За неимением гербовой печати | страница 28



Я вспомнил: летом на чердаке жарко, как в духовке. Пахнет ржавым железом и пересохшим клеем. Когда мы вобрались сюда, на чердаке была свалена старая мебель, какие-то венские кресла с гнутыми ножками, спинки от кроватей с побуревшей, изъеденной жучком древесиной. Среди прочего хлама, оставшегося от прежних хозяев, нас привлекла только огромная пачка аккуратно перевязанных кинорекламных журналов.

А мама уже входила в большую комнату, и я поспешил за ней.

На первый взгляд здесь ничего не изменилось. Тахта, покрытая ковром, на которой я спал, стол, буфет, радиоприемник в углу, даже гардина с шелковой бахромой, мамина гордость.

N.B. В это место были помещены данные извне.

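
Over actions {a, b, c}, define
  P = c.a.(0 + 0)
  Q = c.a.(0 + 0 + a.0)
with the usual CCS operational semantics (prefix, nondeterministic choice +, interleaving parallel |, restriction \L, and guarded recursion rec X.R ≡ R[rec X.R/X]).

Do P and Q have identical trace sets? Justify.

traces(P) ≠ traces(Q) — witness ⟨caa⟩

P's transition system — 3 states:
  p0 = c.a.(0 + 0) | ··c··> p1
  p1 = a.(0 + 0) | ··a··> p2
  p2 = 0 + 0 | ·
Q's transition system — 4 states:
  q0 = c.a.(0 + 0 + a.0) | ··c··> q1
  q1 = a.(0 + 0 + a.0) | ··a··> q2
  q2 = 0 + 0 + a.0 | ··a··> q3
  q3 = 0 | ·
Trace ⟨caa⟩ through Q, begin at {q0}:
  step 1 (c): {q1}
  step 2 (a): {q2}
  step 3 (a): {q3}
  Q completes σ.
Trace ⟨caa⟩ through P, begin at {p0}:
  step 1 (c): {p1}
  step 2 (a): {p2}
  step 3 (a): no successor for P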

Но повсюду расставлены, рассованы незнакомые вещи — пакеты, свертки, чемоданы, на подоконнике и тумбочке бритвенные приборы, пластмассовая посуда. И от всего этого чужой, казарменный дух кожи и табака. Мы стояли, не зная как нам быть. И тут из комнаты, которая была у нас спальней, появился коренастый немец в сером джемпере. Смуглолицый и рябоватый, он не очень походил на немца. Он спал или читал перед тем, как выйти к нам: глаза припухло щурились. Его озадачило наше появление, он не мог понять, откуда мы взялись, как посмели придти сюда. Он уже свыкся со своим положением хозяина и не мыслил иного отношения к себе со стороны местных жителей, как только страх и покорность.

— Вас ист лёс?[5] — в упор гортанно выдохнул немец.

Мама вздрогнула и крепко сжала мою руку. Черт возьми, мы ведь говорили, что не надо подавать виду, что боимся их. Сейчас было самое подходящее время продемонстрировать это.

Мучило любопытство, что там в нашей с сестрой комнате. Как просто пересечь гостиную, два-три шага, и все. Но сейчас их не пройти, потому что на пути стоит чужой человек и смотрит на нас угрожающе. И считает, что все это его: и комната, и дом, и улица, и мир, в котором мы, неизвестно откуда взявшиеся, еще существуем.

— Вас ист лёс? — вскинув подбородок, как бы подхлестывая нас, повторил немец. Сунул руки в косые карманы галифе и упрямо потянулся на носках, качнулся несколько раз в нетерпении.

— Мы здесь жили, — быстро заговорила мама, — здесь жили, ферштейн, — она обвела рукой комнату, — здесь остались наши вещи, мы бы хотели что-нибудь взять.

Немец, судя по его виду, не понимал, чего от него хотят.

— Мы остались в чем стоим, понимаете, — пыталась растолковать мама, — вот все, что на нас — Она зачем-то притронулась к своему платью, — больше у нас ничего нет. Все осталось здесь, ферштейн, здесь.